Editor's Note: ESPN Insider has teamed with Blue Ribbon College Basketball Yearbook to provide a comprehensive look at all 326 Division I teams. To order the complete 2006-07 edition of Blue Ribbon College Basketball Yearbook, visit www.blueribbonyearbook.com or call 1-866-805-BALL (2255).
(Information in this team report is as of October 1.)
COACH AND PROGRAM
By the time late August rolled around, Bobby Gonzalez had put together a staff at Seton Hall, assembled a solid recruiting class, done his best to make the switch from "New York guy" to "Jersey guy" and fueled the rivalry with Rutgers and its new coach, Fred Hill.
Oh, yeah, Gonzalez also got married.
Welcome to the world of Big East basketball, Mrs. G. And welcome to the wild, high-speed world of Bobby Gonzalez.
"[My wife] kind of helps me reel it in a little bit," Gonzalez said with a laugh. "I'm a little crazy, and she's more calm."
An NYSE floor trader is calmer than Gonzalez, the high-speed dervish who helped make Manhattan into an NCAA Tournament team and now faces the challenge of re-establishing the Pirates as a Big East force. After taking a "mini honeymoon" to California's wine country, Gonzalez began the serious work of making Seton Hall powerful again. The good news is that last year's Hall outfit played in the NCAA Tournament. The bad news is that the two top scorers from that club are gone, and the team has just six holdovers of consequence.
That's why Gonzalez's first class had to be a good one. Even though he had a short period in which to work, he accomplished that mission. It isn't a deep crew, comprising just three players, but what he reeled in is choice. Two top 100 guards are included in the haul.
"I don't know if we could have done much better," Gonzalez said. "Everything in life is timing. We had playing time to offer, and we sold the Big East."

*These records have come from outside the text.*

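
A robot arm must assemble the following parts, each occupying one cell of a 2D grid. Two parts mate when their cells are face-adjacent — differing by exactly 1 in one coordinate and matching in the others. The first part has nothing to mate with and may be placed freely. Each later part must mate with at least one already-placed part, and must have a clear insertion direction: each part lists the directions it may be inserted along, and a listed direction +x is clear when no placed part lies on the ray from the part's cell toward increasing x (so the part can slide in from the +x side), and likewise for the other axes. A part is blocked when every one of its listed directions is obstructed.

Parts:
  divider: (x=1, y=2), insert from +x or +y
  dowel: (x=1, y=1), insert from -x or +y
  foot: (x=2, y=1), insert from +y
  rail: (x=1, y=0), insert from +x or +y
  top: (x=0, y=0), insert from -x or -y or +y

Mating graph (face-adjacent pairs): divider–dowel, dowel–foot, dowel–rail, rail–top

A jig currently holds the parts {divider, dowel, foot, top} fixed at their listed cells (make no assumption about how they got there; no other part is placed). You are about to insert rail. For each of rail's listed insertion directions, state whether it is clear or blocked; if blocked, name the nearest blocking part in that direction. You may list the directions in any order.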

Gonzalez also sold himself and his success with the Jaspers. That was big. Even though the Big East is a substantial step up from the MAAC, Manhattan's home, Gonzalez had been a "hot" coach for a while. That was a key point in his pitch. If "Gonzo" could do it with fewer resources -- remember that win over Florida in the NCAA Tournament? -- he could be even better at a school with a better tradition and more at its disposal.